Letters to the Editor

Christ easier to like than politicians are

While Mr. Dahlquist expresses some interesting ideas in his letter of Nov. 28, 2014, I would like to correct a popular misconception: the United States is not, and never has been, a “Christian” nation. Our founding fathers, being fully aware of the damage caused by extremists of any religious persuasion, were careful to write a constitution that acknowledged a Creator God while explicitly preventing any one religion from imposing its particular beliefs on the rest of the population who may disagree with those beliefs.

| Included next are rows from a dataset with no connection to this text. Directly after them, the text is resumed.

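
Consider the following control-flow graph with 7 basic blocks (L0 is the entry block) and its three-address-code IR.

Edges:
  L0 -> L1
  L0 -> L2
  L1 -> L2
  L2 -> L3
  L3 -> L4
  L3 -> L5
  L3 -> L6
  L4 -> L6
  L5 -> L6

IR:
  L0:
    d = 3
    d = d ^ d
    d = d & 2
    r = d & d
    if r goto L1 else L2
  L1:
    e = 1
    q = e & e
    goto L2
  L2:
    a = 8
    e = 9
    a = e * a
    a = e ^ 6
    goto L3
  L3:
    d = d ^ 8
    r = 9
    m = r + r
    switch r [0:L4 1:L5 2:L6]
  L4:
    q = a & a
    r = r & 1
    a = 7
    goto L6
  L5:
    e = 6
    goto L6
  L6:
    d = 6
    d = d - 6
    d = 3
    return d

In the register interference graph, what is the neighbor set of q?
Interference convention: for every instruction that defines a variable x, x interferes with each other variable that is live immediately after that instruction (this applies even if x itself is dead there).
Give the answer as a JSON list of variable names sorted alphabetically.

def/use:
  L0: def={d,r} ue=∅
  L1: def={e,q} ue=∅
  L2: def={a,e} ue=∅
  L3: def={d,m,r} ue={d}
  L4: def={a,q,r} ue={a,r}
  L5: def={e} ue=∅
  L6: def={d} ue=∅

Live sets:
  L0: in=∅ out={d}
  L1: in={d} out={d}
  L2: in={d} out={a,d}
  L3: in={a,d} out={a,r}
  L4: in={a,r} out=∅
  L5: in=∅ out=∅
  L6: in=∅ out=∅

Interfere edges:
  a: {d,e,m,r}
  d: {a,e,q,r}
  e: {a,d}
  m: {a,r}
  q: {d,r}
  r: {a,d,m,q}

N(q) = ["d", "r"]

Answer: ["d", "r"]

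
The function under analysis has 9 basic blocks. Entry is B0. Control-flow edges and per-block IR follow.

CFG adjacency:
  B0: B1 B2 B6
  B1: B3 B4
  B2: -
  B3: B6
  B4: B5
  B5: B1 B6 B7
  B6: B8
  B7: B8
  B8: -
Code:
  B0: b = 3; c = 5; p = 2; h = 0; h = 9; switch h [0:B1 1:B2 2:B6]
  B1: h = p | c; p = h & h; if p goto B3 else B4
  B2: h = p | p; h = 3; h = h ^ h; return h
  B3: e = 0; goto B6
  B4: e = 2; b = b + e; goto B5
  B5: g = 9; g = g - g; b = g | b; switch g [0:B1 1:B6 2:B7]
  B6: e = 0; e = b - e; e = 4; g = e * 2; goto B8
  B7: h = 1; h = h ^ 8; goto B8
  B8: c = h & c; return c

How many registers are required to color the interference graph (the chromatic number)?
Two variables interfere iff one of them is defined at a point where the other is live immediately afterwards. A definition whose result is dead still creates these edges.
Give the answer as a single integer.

Per-block:
  B0 def {b,c,h,p} use ∅
  B1 def {h,p} use {c,p}
  B2 def {h} use {p}
  B3 def {e} use ∅
  B4 def {b,e} use {b}
  B5 def {b,g} use {b}
  B6 def {e,g} use {b}
  B7 def {h} use ∅
  B8 def {c} use {c,h}

Backward fixpoint:
  B0: in=∅ out={b,c,h,p}
  B1: in={b,c,p} out={b,c,h,p}
  B2: in={p} out=∅
  B3: in={b,c,h} out={b,c,h}
  B4: in={b,c,h,p} out={b,c,h,p}
  B5: in={b,c,h,p} out={b,c,h,p}
  B6: in={b,c,h} out={c,h}
  B7: in={c} out={c,h}
  B8: in={c,h} out=∅

Interference:
  b — {c,e,g,h,p}
  c — {b,e,g,h,p}
  e — {b,c,h,p}
  g — {b,c,h,p}
  h — {b,c,e,g,p}
  p — {b,c,e,g,h}

Chromatic number:
  clique {b,c,e,h,p} ⇒ need ≥ 5
  assign b→R0 c→R1 e→R4 g→R4 h→R2 p→R3 — no edge inside a register ⇒ χ ≤ 5
  χ = 5

Answer: 5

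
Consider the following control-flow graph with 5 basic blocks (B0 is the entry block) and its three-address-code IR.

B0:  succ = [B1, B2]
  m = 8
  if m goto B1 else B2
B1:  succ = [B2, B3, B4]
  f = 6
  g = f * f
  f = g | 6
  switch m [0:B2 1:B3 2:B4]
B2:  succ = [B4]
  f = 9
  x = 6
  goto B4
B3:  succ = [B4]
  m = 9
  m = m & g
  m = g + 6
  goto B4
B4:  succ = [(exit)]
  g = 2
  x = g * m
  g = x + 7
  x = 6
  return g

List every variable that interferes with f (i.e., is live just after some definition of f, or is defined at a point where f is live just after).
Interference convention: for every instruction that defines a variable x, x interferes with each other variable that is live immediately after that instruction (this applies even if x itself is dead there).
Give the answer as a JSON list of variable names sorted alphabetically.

Per-block:
  B0: def={m} ue=∅
  B1: def={f,g} ue={m}
  B2: def={f,x} ue=∅
  B3: def={m} ue={g}
  B4: def={g,x} ue={m}

Backward fixpoint:
  B0: in=∅ out={m}
  B1: in={m} out={g,m}
  B2: in={m} out={m}
  B3: in={g} out={m}
  B4: in={m} out=∅

Interfere edges:
  f: {g,m}
  g: {f,m,x}
  m: {f,g,x}
  x: {g,m}

N(f) = ["g", "m"]

Answer: ["g", "m"]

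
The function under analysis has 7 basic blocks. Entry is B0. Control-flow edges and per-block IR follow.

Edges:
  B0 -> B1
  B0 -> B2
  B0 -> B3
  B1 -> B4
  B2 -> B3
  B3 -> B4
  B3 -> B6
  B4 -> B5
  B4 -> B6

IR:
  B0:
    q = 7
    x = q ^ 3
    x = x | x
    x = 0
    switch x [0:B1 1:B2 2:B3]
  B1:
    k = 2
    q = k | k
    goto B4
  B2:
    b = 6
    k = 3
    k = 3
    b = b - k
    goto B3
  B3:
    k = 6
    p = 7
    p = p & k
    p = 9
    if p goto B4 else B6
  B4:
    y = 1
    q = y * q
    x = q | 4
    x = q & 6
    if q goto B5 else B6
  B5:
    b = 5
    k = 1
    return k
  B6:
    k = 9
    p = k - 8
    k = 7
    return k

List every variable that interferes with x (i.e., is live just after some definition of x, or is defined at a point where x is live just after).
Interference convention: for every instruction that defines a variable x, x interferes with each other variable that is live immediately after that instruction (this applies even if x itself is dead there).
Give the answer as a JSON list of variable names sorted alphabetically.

def/use:
  B0 def {q,x} use ∅
  B1 def {k,q} use ∅
  B2 def {b,k} use ∅
  B3 def {k,p} use ∅
  B4 def {q,x,y} use {q}
  B5 def {b,k} use ∅
  B6 def {k,p} use ∅

Live sets:
  B0 li=∅ lo={q}
  B1 li=∅ lo={q}
  B2 li={q} lo={q}
  B3 li={q} lo={q}
  B4 li={q} lo=∅
  B5 li=∅ lo=∅
  B6 li=∅ lo=∅

Conflict graph:
  b: {k,q}
  k: {b,p,q}
  p: {k,q}
  q: {b,k,p,x,y}
  x: {q}
  y: {q}

N(x) = ["q"]

Answer: ["q"]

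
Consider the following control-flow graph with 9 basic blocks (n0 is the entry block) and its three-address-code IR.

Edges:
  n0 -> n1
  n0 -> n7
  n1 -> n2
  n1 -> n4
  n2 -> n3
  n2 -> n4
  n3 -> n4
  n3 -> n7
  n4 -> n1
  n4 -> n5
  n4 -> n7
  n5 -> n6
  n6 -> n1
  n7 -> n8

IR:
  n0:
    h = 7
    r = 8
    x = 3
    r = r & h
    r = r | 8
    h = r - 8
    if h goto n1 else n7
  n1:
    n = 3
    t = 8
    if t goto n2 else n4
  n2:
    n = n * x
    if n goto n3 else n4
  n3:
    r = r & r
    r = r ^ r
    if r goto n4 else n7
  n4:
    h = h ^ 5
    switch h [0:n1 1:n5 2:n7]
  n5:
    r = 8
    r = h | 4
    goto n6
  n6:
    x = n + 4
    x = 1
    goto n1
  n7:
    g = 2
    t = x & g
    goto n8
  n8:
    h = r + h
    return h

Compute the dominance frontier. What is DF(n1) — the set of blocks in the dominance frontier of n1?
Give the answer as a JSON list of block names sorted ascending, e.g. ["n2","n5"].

Answer: ["n1", "n7"]

Working:
idom tree: n1←n0 n2←n1 n3←n2 n4←n1 n5←n4 n6←n5 n7←n0 n8←n7
Dom at joins:
  n1: preds {n0,n4,n6}: {n0} ∩ {n0,n1,n4} ∩ {n0,n1,n4,n5,n6} = {n0}; idom=n0
  n4: preds {n1,n2,n3}: {n0,n1} ∩ {n0,n1,n2} ∩ {n0,n1,n2,n3} = {n0,n1}; idom=n1
  n7: preds {n0,n3,n4}: {n0} ∩ {n0,n1,n2,n3} ∩ {n0,n1,n4} = {n0}; idom=n0

Frontier:
  n1←n0: walk · to n0
  n1←n4: walk n4→n1 to n0
  n1←n6: walk n6→n5→n4→n1 to n0
  n4←n1: walk · to n1
  n4←n2: walk n2 to n1
  n4←n3: walk n3→n2 to n1
  n7←n0: walk · to n0
  n7←n3: walk n3→n2→n1 to n0
  n7←n4: walk n4→n1 to n0
  DF(n0)=∅
  DF(n1)={n1,n7}
  DF(n2)={n4,n7}
  DF(n3)={n4,n7}
  DF(n4)={n1,n7}
  DF(n5)={n1}
  DF(n6)={n1}
  DF(n7)=∅
  DF(n8)=∅

DF(n1) = ["n1", "n7"]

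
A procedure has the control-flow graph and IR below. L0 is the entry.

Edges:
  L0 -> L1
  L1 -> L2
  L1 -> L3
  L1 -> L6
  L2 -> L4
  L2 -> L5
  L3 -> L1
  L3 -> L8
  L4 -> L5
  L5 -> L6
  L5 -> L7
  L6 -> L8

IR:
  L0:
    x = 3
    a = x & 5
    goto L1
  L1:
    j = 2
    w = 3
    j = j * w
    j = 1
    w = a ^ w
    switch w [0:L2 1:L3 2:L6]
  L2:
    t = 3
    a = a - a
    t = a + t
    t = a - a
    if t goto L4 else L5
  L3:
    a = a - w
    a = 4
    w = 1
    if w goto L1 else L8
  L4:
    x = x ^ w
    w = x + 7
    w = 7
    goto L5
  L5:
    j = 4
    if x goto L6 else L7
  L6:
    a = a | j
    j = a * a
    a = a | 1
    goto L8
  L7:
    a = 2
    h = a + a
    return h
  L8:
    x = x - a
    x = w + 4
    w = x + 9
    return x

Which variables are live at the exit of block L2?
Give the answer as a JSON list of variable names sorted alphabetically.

Per-block:
  L0: def={a,x} ue=∅
  L1: def={j,w} ue={a}
  L2: def={a,t} ue={a}
  L3: def={a,w} ue={a,w}
  L4: def={w,x} ue={w,x}
  L5: def={j} ue={x}
  L6: def={a,j} ue={a,j}
  L7: def={a,h} ue=∅
  L8: def={w,x} ue={a,w,x}

Live sets:
  L0: in=∅ out={a,x}
  L1: in={a,x} out={a,j,w,x}
  L2: in={a,w,x} out={a,w,x}
  L3: in={a,w,x} out={a,w,x}
  L4: in={a,w,x} out={a,w,x}
  L5: in={a,w,x} out={a,j,w,x}
  L6: in={a,j,w,x} out={a,w,x}
  L7: in=∅ out=∅
  L8: in={a,w,x} out=∅

live-out(L2) = ["a", "w", "x"]

Answer: ["a", "w", "x"]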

With three-quarters of the population defining itself as Christian in one form or another it is the dominate religion in America. But there is considerable disagreement as to just what that means. For example, my wife and I have been Christians for more than 40 years yet we strongly disagree with much of doctrine preached by those politicians claiming to speak for God. To paraphrase Mahatma Gandhi, “We like our Christ, we do not like our politicians. Our politicians are so unlike our Christ.” Every election cycle this myth is revived and perpetuated in the never-ending quest for votes. Unfortunately, except for a few litmus-test issues which are usually distorted and taken out of context, very few politicians claiming God as a political ally show any real affinity for the teachings of the Jesus they are calling on for political support. If all those claiming to follow Jesus actually practiced his teachings we would have a very different set of national priorities than we have today.